Tranquila musitaba la jodía mirando al horizonte mientras movía los pulgares como contando monedas. Me enumeró todas las futuras bajas en la familia como el que repasa los apuntes de clase.
- Vamos a morir, lo hacemos todos, a mí me queda poco pero tú lo que tienes que hacer es que te dé mucha rabia cuando te llegue el día. Te tienes que morir habiendo vivido bien y queriendo vivir más. Y si de lo último no tienes ganas cierra los ojos.
Grité.
Grité que no me quería morir y la gente en la calle debió pensar que alguien estaba luchando contra una sentencia. Ella no se movió, dejó que pasara la tormenta. Me acarició el pelo permitiendo que se me llenara la cara de lágrimas.

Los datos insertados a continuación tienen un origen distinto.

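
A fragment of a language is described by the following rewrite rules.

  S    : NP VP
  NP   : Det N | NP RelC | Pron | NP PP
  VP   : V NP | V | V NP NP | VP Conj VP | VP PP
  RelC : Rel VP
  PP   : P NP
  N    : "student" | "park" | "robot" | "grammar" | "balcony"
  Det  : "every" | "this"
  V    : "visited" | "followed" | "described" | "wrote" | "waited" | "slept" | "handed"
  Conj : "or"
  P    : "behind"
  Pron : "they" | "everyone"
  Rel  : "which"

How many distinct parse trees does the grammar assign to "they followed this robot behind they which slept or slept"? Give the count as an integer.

Two of the 6 distinct bracketings:
[S [NP [Pron they]] [VP [V followed] [NP [NP [NP [Det this] [N robot]] [PP [P behind] [NP [Pron they]]]] [RelC [Rel which] [VP [VP [V slept]] [Conj or] [VP [V slept]]]]]]]
[S [NP [Pron they]] [VP [V followed] [NP [NP [Det this] [N robot]] [PP [P behind] [NP [NP [Pron they]] [RelC [Rel which] [VP [VP [V slept]] [Conj or] [VP [V slept]]]]]]]]]
The trees differ in how a recursive rule is bracketed over the same span.

6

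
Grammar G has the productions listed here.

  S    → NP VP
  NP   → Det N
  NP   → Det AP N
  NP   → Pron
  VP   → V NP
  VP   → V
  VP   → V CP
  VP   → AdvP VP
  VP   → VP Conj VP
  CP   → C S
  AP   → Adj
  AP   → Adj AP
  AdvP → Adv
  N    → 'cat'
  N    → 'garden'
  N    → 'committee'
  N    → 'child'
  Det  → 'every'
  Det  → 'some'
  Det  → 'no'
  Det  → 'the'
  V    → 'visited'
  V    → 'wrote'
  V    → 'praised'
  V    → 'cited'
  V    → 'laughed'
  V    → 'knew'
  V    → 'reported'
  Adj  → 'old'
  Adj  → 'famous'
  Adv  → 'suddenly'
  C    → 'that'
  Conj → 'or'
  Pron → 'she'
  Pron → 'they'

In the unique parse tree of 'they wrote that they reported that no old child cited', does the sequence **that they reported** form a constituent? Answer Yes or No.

No

[S [NP [Pron they]] [VP [V wrote] [CP [C that] [S [NP [Pron they]] [VP [V reported] [CP [C that] [S [NP [Det no] [AP [Adj old]] [N child]] [VP [V cited]]]]]]]]]
The smallest constituent containing 'that they reported' is the CP spanning 'that they reported that no old child cited'; no single node in the tree dominates exactly the given words.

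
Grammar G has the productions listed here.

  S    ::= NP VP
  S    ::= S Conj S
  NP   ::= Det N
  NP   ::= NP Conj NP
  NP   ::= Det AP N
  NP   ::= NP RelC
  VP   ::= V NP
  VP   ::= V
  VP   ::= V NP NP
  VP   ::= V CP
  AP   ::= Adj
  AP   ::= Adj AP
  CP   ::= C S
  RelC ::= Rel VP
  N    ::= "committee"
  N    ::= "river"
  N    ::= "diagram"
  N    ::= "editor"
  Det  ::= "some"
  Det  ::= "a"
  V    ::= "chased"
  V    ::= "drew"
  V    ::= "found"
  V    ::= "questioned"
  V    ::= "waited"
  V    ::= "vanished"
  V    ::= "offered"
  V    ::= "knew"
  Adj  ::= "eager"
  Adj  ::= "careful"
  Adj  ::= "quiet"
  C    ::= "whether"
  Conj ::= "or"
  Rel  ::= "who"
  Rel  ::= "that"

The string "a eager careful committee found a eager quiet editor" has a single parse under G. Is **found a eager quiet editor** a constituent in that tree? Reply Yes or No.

[S [NP [Det a] [AP [Adj eager] [AP [Adj careful]]] [N committee]] [VP [V found] [NP [Det a] [AP [Adj eager] [AP [Adj quiet]]] [N editor]]]]
The words 'found a eager quiet editor' are exhaustively dominated by a single VP node (built by VP → V NP), so they form a constituent.

Yes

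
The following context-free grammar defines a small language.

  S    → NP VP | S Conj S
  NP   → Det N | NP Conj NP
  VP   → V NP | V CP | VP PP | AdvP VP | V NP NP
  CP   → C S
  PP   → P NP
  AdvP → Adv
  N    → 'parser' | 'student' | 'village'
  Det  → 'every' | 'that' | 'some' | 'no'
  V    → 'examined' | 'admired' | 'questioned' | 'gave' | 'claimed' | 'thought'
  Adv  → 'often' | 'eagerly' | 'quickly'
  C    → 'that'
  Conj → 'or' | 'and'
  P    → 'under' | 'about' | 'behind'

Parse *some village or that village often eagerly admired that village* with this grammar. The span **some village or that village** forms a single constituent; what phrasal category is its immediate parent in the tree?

S
  NP
    NP
      Det: some
      N: village
    Conj: or
    NP
      Det: that
      N: village
  VP
    AdvP
      Adv: often
    VP
      AdvP
        Adv: eagerly
      VP
        V: admired
        NP
          Det: that
          N: village
The span 'some village or that village' is the NP node built by NP → NP Conj NP.
Its mother is the S built by S → NP VP.

S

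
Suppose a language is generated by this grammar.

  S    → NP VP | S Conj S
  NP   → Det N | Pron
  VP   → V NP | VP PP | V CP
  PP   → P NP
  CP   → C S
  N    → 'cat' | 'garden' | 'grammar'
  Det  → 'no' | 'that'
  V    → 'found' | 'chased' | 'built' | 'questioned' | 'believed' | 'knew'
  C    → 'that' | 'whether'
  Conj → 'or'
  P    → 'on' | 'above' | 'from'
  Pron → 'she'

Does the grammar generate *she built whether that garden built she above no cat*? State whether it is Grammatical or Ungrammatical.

Grammatical

[S [NP [Pron she]] [VP [VP [V built] [CP [C whether] [S [NP [Det that] [N garden]] [VP [V built] [NP [Pron she]]]]]] [PP [P above] [NP [Det no] [N cat]]]]]
Every word is introduced by a lexical rule and the phrasal rules combine the resulting categories into a single S.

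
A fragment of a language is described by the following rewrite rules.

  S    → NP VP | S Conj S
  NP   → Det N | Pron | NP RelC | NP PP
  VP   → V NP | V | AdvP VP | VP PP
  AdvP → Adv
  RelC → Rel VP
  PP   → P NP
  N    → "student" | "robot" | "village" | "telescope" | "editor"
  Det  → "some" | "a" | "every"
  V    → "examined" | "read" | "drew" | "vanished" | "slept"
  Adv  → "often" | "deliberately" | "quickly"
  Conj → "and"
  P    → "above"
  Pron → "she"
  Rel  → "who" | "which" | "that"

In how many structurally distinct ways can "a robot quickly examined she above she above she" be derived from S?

Two of the 9 distinct bracketings:
[S [NP [Det a] [N robot]] [VP [AdvP [Adv quickly]] [VP [V examined] [NP [NP [Pron she]] [PP [P above] [NP [NP [Pron she]] [PP [P above] [NP [Pron she]]]]]]]]]
[S [NP [Det a] [N robot]] [VP [AdvP [Adv quickly]] [VP [V examined] [NP [NP [NP [Pron she]] [PP [P above] [NP [Pron she]]]] [PP [P above] [NP [Pron she]]]]]]]
The trees differ in how a recursive rule is bracketed over the same span.

9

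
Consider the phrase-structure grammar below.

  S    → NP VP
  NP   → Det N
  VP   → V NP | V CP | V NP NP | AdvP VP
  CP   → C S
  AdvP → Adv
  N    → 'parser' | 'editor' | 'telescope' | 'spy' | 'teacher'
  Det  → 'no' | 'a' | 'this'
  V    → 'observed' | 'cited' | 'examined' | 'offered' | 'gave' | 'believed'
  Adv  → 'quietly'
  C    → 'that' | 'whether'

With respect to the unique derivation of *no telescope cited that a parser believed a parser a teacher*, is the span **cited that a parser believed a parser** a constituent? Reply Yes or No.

No

[S [NP [Det no] [N telescope]] [VP [V cited] [CP [C that] [S [NP [Det a] [N parser]] [VP [V believed] [NP [Det a] [N parser]] [NP [Det a] [N teacher]]]]]]]
The smallest constituent containing 'cited that a parser believed a parser' is the VP spanning 'cited that a parser believed a parser a teacher'; no single node in the tree dominates exactly the given words.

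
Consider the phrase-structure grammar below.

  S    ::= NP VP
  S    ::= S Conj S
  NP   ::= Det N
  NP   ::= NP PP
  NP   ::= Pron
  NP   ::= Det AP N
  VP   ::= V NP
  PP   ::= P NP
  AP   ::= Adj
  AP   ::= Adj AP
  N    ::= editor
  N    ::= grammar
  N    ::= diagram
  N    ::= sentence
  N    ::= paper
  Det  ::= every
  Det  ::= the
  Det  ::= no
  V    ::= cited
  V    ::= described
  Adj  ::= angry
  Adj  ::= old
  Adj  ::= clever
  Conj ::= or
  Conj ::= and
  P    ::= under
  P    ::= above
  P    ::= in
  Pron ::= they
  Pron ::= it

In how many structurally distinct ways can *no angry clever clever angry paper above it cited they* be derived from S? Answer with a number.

1

[S [NP [NP [Det no] [AP [Adj angry] [AP [Adj clever] [AP [Adj clever] [AP [Adj angry]]]]] [N paper]] [PP [P above] [NP [Pron it]]]] [VP [V cited] [NP [Pron they]]]]
No rule offers an alternative attachment or grouping for any span, so this is the only derivation.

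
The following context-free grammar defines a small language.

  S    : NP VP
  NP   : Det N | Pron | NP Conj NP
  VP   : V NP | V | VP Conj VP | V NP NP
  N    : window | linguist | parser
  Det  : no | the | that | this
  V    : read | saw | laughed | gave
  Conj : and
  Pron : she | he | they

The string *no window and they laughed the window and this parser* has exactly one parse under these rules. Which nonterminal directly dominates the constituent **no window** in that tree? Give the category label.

S
  NP
    NP
      Det: no
      N: window
    Conj: and
    NP
      Pron: they
  VP
    V: laughed
    NP
      NP
        Det: the
        N: window
      Conj: and
      NP
        Det: this
        N: parser
The span 'no window' is the NP node built by NP → Det N.
Its mother is the NP built by NP → NP Conj NP.

NP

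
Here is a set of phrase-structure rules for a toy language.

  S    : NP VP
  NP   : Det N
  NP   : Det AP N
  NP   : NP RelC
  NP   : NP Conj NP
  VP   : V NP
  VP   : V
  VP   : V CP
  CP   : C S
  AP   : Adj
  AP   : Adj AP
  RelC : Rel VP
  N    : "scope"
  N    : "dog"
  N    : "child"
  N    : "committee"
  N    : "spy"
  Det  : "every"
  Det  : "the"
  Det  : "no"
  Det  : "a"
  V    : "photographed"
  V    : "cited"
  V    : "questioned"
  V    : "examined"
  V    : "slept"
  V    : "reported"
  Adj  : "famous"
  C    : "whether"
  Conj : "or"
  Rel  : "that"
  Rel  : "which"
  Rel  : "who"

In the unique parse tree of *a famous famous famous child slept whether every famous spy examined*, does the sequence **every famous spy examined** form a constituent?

[S [NP [Det a] [AP [Adj famous] [AP [Adj famous] [AP [Adj famous]]]] [N child]] [VP [V slept] [CP [C whether] [S [NP [Det every] [AP [Adj famous]] [N spy]] [VP [V examined]]]]]]
The words 'every famous spy examined' are exhaustively dominated by a single S node (built by S → NP VP), so they form a constituent.

Yes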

Después de la tormenta ya sabes lo que llega.
Me fui de aquella casa con la equis marcada en el mapa. Se quedó en la terraza, le costaba moverse y aquel sitio era idóneo para ver y mirar como ejercicio. Durante unos días me costó dormir.
Era demasiado pequeño para que cerrar los ojos no tuviera más de un significado.
Se murió unos meses después, como ella predijo la muerte siempre acierta con las matemáticas. Se murió de forma rápida, sin pedir ni dar explicaciones. Los días tras su marcha fueron los primeros mirando a un precipicio. Mis padres, mis abuelos, mis tíos, mis hermanos y yo.
Todos ahí puestos para ir cayendo cuando tocara.
Ahora cuando paso por delante de aquella casa echo de menos el árbol. Se deshizo también con el tiempo. Demasiadas hojas e historias terminaron por agotarlo.
Me gusta quedarme mirando a la terraza de ese tercero y recordar cómo ella, siendo pequeño, me cambió la vida. Y sentir con cada corriente de aire que todavía, y para siempre, #MiBisabuelaMaría me la seguirá cambiando".